Outliers and How to Deal With Them

posted in: Blog | 0

Introduction

Continuous societal development has brought about numerous disruptive phenomena to society that have redefined the organization of virtually every sphere of life. One such disruption is in the field of math and statistics-data revolution. There is a phrase that goes, “data is the new oil” which essentially implies that organizations are starting to recognize the value of data in defining their value proposition. However, leveraging the power of data in decision-making is not as simple as it sounds owing to the large volumes of data being generated every single day. As such, this concern begs the question, “How then does one make sense of all this data?”

Statistics –the science of collecting, analyzing, presenting, and interpreting data- has a lot of cumbersome mathematical underpinnings that inform its use in analytical processes. However, its application is supposed to communicate a story about some particular dataset in terms of the defined measures.  In this brief discussion, we look at some of the simplest analytical measures that are used in data analysis.

 

Mean/average

One of the most intriguing things about the data collected from real-world events is its unevenness. For example, take data collected on students, it’s almost impossible to find identical students on all the data points that you collect. However, if you were to observe the data collected, for instance, narrow it down to one of the data points say age, you find a lot of similarities. Assuming that the chosen sample is a university class, it is possible to find that the majority of students fall between 18 and 24 years of age. Additionally, most students’ age will likely lie towards the middle of this range, say 21. This number (21) is referred to as the mean/average age or a central point in the data and forms one of the most important measures that most analysts use. Interestingly, in different societal spheres like the media, political scene, and academia, the mean or average measure of a particular data is commonly used to paint an image of how such data looks.

 

Standard deviation

Another important measure is how the data varies from the mean. Suppose one is interested in determining the manner in which specific data points vary/deviate from the determined average, we calculate the standard deviation. These two metrics simply show how dispersed the data is in relation to the mean. In fact, statisticians say that you only need these two measures (mean and standard deviation) to describe any data that is regular or is in a standard format. For instance, it is possible to deduce that 67% of the data lie one unit away from the mean. For instance, suppose we pick a random sample of college students whose average age is 21 years, we can rightly infer that about  67% of them are between 20 and 22 years old if we know the standard deviation is 1. 

 

Normality in data

It is also possible to conclude that 95% of the students have ages between two standard deviations from the mean which is between 19 years and 22 years. This relationship is represented by what we call a normal distribution curve or the bell curve.

 

Outliers

      Yellow chili cayenne with one red Lombardo

One of the problems with this analysis is that the data has to be very regular. That means that there should not be outliers in the data; for instance, having way older students (above 35 years) within the pool of students whose mean age is 21 years.
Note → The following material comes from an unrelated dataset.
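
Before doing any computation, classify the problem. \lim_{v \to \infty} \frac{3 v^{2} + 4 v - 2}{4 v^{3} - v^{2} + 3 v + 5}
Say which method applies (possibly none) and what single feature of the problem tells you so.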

One of the most adverse implications of outliers is the distortion of the mean which can be misleading in a report. For data with outliers, the best measure to use is the median. A good example is a company with 4 employees, three earn $100 each month and the fourth is the CEO who earns $10,000 each month. The median salary is $100 but the mean salary is $2,575. The company can report that the mean salary is  $2,575, which is misleading to a person who wants to apply there for a role, but the median salary of $100 would be more representative and near what a new employee may expect to earn.

How do we detect the outliers then? Remember the bell curve above: anything that’s two standard deviations away from the mean is an outlier. In our age example, anyone who is 24 years and above or 18 years and below would be an outlier and these are normally removed when reporting or they are reported separately as interesting cases. The mechanics of detecting and removing these outliers are quite involved and depend on the data and the tools in use. However, the best way to encapsulate a data story is by using the common measures which include mean, median, and standard deviation.

To summarize, the mean, median, and standard deviation are pivotal in understanding data. These measures are normally called the measures of central tendency and dispersion and are at the heart of any statistical understanding or analysis.

By John Kamau